The tight-coupling of task and resource management and the MapReduce execution model in Hadoop 1.0 imposes some constraints on enabling some of these optimizations to be introduced automatically within the execution model. However, the execution model, resource management, and task management in YARN (Hadoop 2.0) are all decoupled, which allows developers to devise components that are much better at both recognizing opportunities for optimization and orchestrating the tasks to achieve those optimizations.

A good example is Impala, which is basically Hadoop provider Cloudera’s high-performance SQL-on-Hadoop engine that provides significantly-increased speed of query response time. Impala leverages three key factors to achieve these performance improvements: decoupling from MapReduce, natively-developed on top of YARN, and in-memory processing.

Another example is Stinger, which is Hortonworks’ entry into the high-performance SQL-on-Hadoop. Some of the key factors in Stinger’s performance improvements include a query optimizer that seeks to reduce or eliminate redundant computation, as well as pushing down record filtering to the storage layer nodes to reduce the amount of records that need to be accessed by the SQL engine itself.
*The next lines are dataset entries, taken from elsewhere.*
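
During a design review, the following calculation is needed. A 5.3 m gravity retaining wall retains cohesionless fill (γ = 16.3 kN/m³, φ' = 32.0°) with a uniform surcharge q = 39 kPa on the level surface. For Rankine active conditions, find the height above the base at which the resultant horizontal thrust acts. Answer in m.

K_a = 0.3073.
Triangular part P₁ = ½K_aγH² = 70.34 at H/3 = 1.767 m; rectangular part P₂ = K_a q H = 63.51 at H/2 = 2.650 m.
ȳ = (P₁·1.767 + P₂·2.650)/(P₁+P₂) = 2.186 m.

2.19 m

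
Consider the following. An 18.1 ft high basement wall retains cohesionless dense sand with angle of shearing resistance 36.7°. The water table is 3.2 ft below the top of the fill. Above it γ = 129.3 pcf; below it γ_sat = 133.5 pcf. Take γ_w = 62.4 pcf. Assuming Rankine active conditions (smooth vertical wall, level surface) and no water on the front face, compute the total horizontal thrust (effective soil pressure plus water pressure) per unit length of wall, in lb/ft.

10600 lb/ft

K_a = tan²(45° − φ/2) = 0.2519.
γ' = 133.5 − 62.4 = 71.10 pcf. Depth below WT = 14.9 ft.
σ'_h at WT = K_a γ d_w = 104.2 psf; at base = 104.2 + K_a γ' × 14.9 = 371.0 psf.
P₁ (0–3.2 ft) = ½×104.2×3.2 = 166.7. P₂ (3.2–18.1 ft) = ½(104.2+371.0)×14.9 = 3540.
P_w = ½ γ_w h₂² = 0.5×62.4×14.9² = 6927. Total = 166.7+3540+6927 = 10630 lb/ft.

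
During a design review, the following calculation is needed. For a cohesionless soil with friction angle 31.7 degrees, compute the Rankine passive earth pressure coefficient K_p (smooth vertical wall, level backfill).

K_p = (1 + sin φ)/(1 − sin φ) = tan²(45° + 31.7°/2) = 3.215.

3.21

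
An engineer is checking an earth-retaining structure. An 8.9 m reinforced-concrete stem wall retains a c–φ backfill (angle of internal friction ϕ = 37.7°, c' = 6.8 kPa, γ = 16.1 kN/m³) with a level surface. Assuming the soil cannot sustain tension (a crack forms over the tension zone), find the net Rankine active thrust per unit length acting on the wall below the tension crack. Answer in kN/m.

100 kN/m

K_a = 0.2411; √K_a = 0.4910.
Tension-crack depth z_c = 2c/(γ√K_a) = 2×6.8/(16.1×0.4910) = 1.720 m.
σ_a at base = K_a γ H − 2c√K_a = 0.2411×16.1×8.9 − 2×6.8×0.4910 = 27.86 kPa.
P_a = ½ × 27.86 × (H − z_c) = 0.5×27.86×7.180 = 100.0 kN/m.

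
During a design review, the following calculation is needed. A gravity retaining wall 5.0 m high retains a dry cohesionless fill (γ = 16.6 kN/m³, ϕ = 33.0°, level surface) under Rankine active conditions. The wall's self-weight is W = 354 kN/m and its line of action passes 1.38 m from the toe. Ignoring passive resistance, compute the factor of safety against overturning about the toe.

K_a = tan²(45° − 33.0°/2) = 0.2948.
P_a = ½K_aγH² = 0.5×0.2948×16.6×5.0² = 61.17 kN/m, acting at H/3 = 1.667 m above the base.
Overturning moment M_o = P_a × H/3 = 61.17 × 1.667 = 102.0.
Resisting moment M_r = W × 1.38 = 354 × 1.38 = 488.5.
FS_overturning = M_r/M_o = 488.5/102.0 = 4.792.

4.79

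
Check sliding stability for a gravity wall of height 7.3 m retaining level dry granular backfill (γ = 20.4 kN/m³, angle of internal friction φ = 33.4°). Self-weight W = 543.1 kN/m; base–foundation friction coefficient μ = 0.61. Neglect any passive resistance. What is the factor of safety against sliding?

K_a = tan²(45° − 33.4°/2) = 0.2899.
P_a = ½K_aγH² = 0.5×0.2899×20.4×7.3² = 157.6 kN/m, acting at H/3 = 2.433 m above the base.
FS_sliding = μW / P_a = 0.61×543.1 / 157.6 = 2.102.

2.10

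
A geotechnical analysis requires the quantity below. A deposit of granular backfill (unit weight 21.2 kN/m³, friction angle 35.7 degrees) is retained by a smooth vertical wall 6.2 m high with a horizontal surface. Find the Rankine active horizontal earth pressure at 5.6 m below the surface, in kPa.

31.2 kPa

K_a = (1 − sin φ)/(1 + sin φ) = 0.2630.
σ_h = K_a γ z = 0.2630 × 21.2 × 5.6 = 31.22 kPa.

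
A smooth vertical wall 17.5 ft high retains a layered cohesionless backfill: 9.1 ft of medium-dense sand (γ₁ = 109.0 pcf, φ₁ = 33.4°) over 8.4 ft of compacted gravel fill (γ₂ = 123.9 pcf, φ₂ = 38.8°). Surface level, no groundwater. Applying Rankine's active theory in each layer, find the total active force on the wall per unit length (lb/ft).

K_a1 = tan²(45°−33.4°/2) = 0.2899; K_a2 = tan²(45°−38.8°/2) = 0.2296.
Layer 1: σ at base = K_a1 γ₁ h₁ = 287.6 psf; P₁ = ½×287.6×9.1 = 1308.
Layer 2: σ_v at top = γ₁h₁ = 991.9; σ_h top = K_a2×991.9 = 227.7; σ_h base = K_a2×(991.9+123.9×8.4) = 466.6.
P₂ = ½(227.7+466.6)×8.4 = 2916. Total P_a = 1308+2916 = 4225 lb/ft.

4220 lb/ft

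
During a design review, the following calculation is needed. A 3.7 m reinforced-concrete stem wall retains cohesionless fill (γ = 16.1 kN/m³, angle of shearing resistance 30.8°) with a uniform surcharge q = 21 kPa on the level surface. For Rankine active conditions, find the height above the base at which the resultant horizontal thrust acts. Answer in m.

K_a = 0.3227.
Triangular part P₁ = ½K_aγH² = 35.56 at H/3 = 1.233 m; rectangular part P₂ = K_a q H = 25.07 at H/2 = 1.850 m.
ȳ = (P₁·1.233 + P₂·1.850)/(P₁+P₂) = 1.488 m.

1.49 m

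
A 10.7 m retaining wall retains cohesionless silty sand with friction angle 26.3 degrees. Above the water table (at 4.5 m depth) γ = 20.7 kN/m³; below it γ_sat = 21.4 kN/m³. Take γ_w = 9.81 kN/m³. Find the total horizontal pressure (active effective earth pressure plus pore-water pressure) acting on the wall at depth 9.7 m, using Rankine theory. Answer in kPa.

110 kPa

K_a = (1 − sin φ)/(1 + sin φ) = 0.3859.
γ' = 21.4 − 9.81 = 11.59 kN/m³.
Effective vertical stress at 9.7 m: σ'_v = 20.7×4.5 + 11.59×5.20 = 153.4 kPa.
σ'_h = K_a σ'_v = 0.3859 × 153.4 = 59.21 kPa; u = γ_w × 5.20 = 51.01 kPa.
Total σ_h = 59.21 + 51.01 = 110.2 kPa.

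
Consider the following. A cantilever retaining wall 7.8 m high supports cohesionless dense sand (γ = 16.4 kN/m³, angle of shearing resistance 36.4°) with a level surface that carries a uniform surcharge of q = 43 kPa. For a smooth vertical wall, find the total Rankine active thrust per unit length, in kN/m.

K_a = tan²(45° − φ/2) = 0.2552.
Soil triangle: ½ K_a γ H² = 0.5×0.2552×16.4×7.8² = 127.3 kN/m.
Surcharge rectangle: K_a q H = 0.2552×43×7.8 = 85.58 kN/m.
Total = 127.3 + 85.58 = 212.9 kN/m.

213 kN/m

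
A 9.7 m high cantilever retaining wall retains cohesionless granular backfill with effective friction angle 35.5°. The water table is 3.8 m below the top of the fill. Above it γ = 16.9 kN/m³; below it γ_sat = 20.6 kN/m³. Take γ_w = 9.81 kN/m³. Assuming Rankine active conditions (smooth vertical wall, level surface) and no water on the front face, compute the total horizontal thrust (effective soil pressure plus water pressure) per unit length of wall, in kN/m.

K_a = tan²(45° − φ/2) = 0.2653.
γ' = 20.6 − 9.81 = 10.79 kN/m³. Depth below WT = 5.9 m.
σ'_h at WT = K_a γ d_w = 17.03 kPa; at base = 17.03 + K_a γ' × 5.9 = 33.92 kPa.
P₁ (0–3.8 m) = ½×17.03×3.8 = 32.37. P₂ (3.8–9.7 m) = ½(17.03+33.92)×5.9 = 150.3.
P_w = ½ γ_w h₂² = 0.5×9.81×5.9² = 170.7. Total = 32.37+150.3+170.7 = 353.4 kN/m.

353 kN/m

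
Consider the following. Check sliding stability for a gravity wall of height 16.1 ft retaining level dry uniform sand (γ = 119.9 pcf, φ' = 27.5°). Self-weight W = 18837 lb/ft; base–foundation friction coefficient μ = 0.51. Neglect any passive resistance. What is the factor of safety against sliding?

1.68

K_a = tan²(45° − 27.5°/2) = 0.3682.
P_a = ½K_aγH² = 0.5×0.3682×119.9×16.1² = 5722 lb/ft, acting at H/3 = 5.367 ft above the base.
FS_sliding = μW / P_a = 0.51×18837 / 5722 = 1.679.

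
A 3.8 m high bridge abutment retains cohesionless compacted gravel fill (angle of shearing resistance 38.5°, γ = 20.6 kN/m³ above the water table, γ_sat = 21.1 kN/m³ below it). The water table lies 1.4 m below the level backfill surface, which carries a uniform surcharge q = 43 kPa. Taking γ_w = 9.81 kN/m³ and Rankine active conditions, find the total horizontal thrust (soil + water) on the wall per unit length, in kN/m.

K_a = tan²(45° − φ/2) = 0.2327.
γ' = 21.1 − 9.81 = 11.29 kN/m³. h₂ = H − d_w = 2.4 m.
σ'_h: at surface K_a·q = 10.00; at WT K_a(q+γd_w) = 16.71; at base K_a(q+γd_w+γ'h₂) = 23.02 kPa.
P₁ = ½(10.00+16.71)×1.4 = 18.70; P₂ = ½(16.71+23.02)×2.4 = 47.68; P_w = ½γ_w h₂² = 28.25.
Total = 18.70+47.68+28.25 = 94.63 kN/m.

94.6 kN/m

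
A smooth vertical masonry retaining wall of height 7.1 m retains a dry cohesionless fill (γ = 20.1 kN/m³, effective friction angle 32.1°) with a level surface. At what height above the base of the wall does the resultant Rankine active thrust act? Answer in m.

2.37 m

K_a = 0.3060.
The pressure distribution is triangular, so the resultant acts at H/3 above the base = 7.1/3 = 2.367 m.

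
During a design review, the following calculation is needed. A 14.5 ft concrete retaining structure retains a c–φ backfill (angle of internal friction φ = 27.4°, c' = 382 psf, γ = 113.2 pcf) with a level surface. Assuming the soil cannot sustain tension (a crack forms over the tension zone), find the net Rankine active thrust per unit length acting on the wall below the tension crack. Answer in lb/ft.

242 lb/ft

K_a = 0.3697; √K_a = 0.6080.
Tension-crack depth z_c = 2c/(γ√K_a) = 2×382/(113.2×0.6080) = 11.10 ft.
σ_a at base = K_a γ H − 2c√K_a = 0.3697×113.2×14.5 − 2×382×0.6080 = 142.3 psf.
P_a = ½ × 142.3 × (H − z_c) = 0.5×142.3×3.400 = 241.8 lb/ft.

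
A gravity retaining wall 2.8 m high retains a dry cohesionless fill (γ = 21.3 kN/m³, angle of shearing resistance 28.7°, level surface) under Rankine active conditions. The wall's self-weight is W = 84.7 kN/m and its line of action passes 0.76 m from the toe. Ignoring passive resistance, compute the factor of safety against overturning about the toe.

K_a = tan²(45° − 28.7°/2) = 0.3511.
P_a = ½K_aγH² = 0.5×0.3511×21.3×2.8² = 29.32 kN/m, acting at H/3 = 0.9333 m above the base.
Overturning moment M_o = P_a × H/3 = 29.32 × 0.9333 = 27.36.
Resisting moment M_r = W × 0.76 = 84.7 × 0.76 = 64.37.
FS_overturning = M_r/M_o = 64.37/27.36 = 2.352.

2.35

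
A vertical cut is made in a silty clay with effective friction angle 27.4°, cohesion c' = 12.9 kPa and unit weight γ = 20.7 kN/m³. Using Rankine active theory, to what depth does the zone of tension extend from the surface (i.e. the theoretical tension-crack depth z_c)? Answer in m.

K_a = tan²(45° − 27.4°/2) = 0.3697; √K_a = 0.6080.
The active pressure is zero where K_a γ z = 2c√K_a, so z_c = 2c/(γ√K_a) = 2×12.9/(20.7×0.6080) = 2.050 m.

2.05 m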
Lastly, Stinger can execute what they refer to as vectorized query execution using the Tez, yet another Hadoop component built in top of YARN that more efficiently parallelizes execution tasks to both reduce the lock-step dependency on MapReduce while increase simultaneous execution as long as there are no explicit temporal or data dependencies among the tasks.

Clearly, the developer community recognizes the inherent performance bottlenecks of the Hadoop 1.0 execution model and has embraced a more flexible approach that will enable mush faster internal componentry and improved query optimization. The implication for the less-technical data consumer is that it is just a matter of time before the SQL-on-Hadoop tools within the Hadoop ecosystem will mature enough to become a real contender for more than just data lake storage augmentation and batch algorithmic execution.